Las mujeres de mis lecturas, abren el cuerpo, hacen el amor, exploran su sexualidad, se prostituyen, arman valijas, se van dando un portazo o esperando los ronquidos del marido para huir. Escriben diarios y los esconden, dejando todas las pistas para que sean encontrados. Algunas descubren que están embarazadas; algunas mueven cielo y tierra para abortar, otras paren a sus hijos, no saben qué hacer con ellos, se suicidan.

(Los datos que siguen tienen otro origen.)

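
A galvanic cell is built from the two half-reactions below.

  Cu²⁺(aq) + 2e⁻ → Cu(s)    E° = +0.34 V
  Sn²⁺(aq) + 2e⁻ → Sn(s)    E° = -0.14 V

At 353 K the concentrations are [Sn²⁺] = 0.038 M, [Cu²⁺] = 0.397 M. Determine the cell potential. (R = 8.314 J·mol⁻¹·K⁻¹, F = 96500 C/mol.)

0.516 V

The Cu²⁺/Cu couple has the higher reduction potential and acts as the cathode, so E°_cell = +0.34 − (-0.14) = 0.48 V.
Balancing electrons gives n = 2; the reaction quotient is Q = [Sn²⁺]/[Cu²⁺] = 0.0957.
E = E° − (RT/nF) ln Q = 0.48 − (8.314×353)/(2×96500) × (-2.346) = 0.480 + 0.036 = 0.516 V.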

O los educan en libertad. En los relatos ellas mienten a las autoridades y a veces a sí mismas, roban plata del cajón de la abuela o del supermercado de la esquina, rezan a un Dios ajeno, aman sin permiso, contra las normas, porque sí. Cuidan, dan curso a la rabia y al llanto, dicen adiós a las que fueron, se dan un nombre nuevo, encuentran las palabras, inventan, imaginan, crean. Buscan, buscan, no se cansan ¿No son ellas también heroínas de la literatura del siglo XX?

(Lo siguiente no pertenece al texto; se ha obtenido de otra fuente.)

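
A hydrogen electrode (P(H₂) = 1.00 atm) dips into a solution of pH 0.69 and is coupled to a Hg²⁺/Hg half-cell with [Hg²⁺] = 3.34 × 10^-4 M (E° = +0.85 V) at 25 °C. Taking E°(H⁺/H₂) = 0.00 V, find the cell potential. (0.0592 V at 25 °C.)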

Ellas, las escritoras protagonistas
En mis lecturas, veo mujeres sentadas frente a un cuaderno, fumando mientras buscan palabras para decir eso que aún no ha sido contado pero que bulle como un río subterráneo de vida, uno verdadero. Luego nos veo a muchas de nosotras, lectoras de este lado del siglo y de la literatura, pasando páginas y páginas de errancias en busca de eso que sabemos alguien ha debido de escribir.
Nos veo saltar del canon a las recomendaciones de boca en boca, regalarnos historias que mueven una fibra que se queda petrificada ante la razón y los soliloquios. Recuerdo a Alejandra Costamagna, la escritora chilena, explicando las diferencias entre la literatura de caza y la de recolección.
Sé que entre el Quijote aventurero y el tipo entregado a la neurosis de su monólogo interior hay una mujer que calibra la madurez de las ciruelas en su canasta, porque con ellas hará una mermelada, descubrirá el dulzor de su cuerpo y velará en un diario las palabras que no puede decir en voz alta.
Hasta que se publiquen. Sé, en definitiva, que son muchas las voces y diversos los heroismos en el ancho cauce de la novela del siglo XX.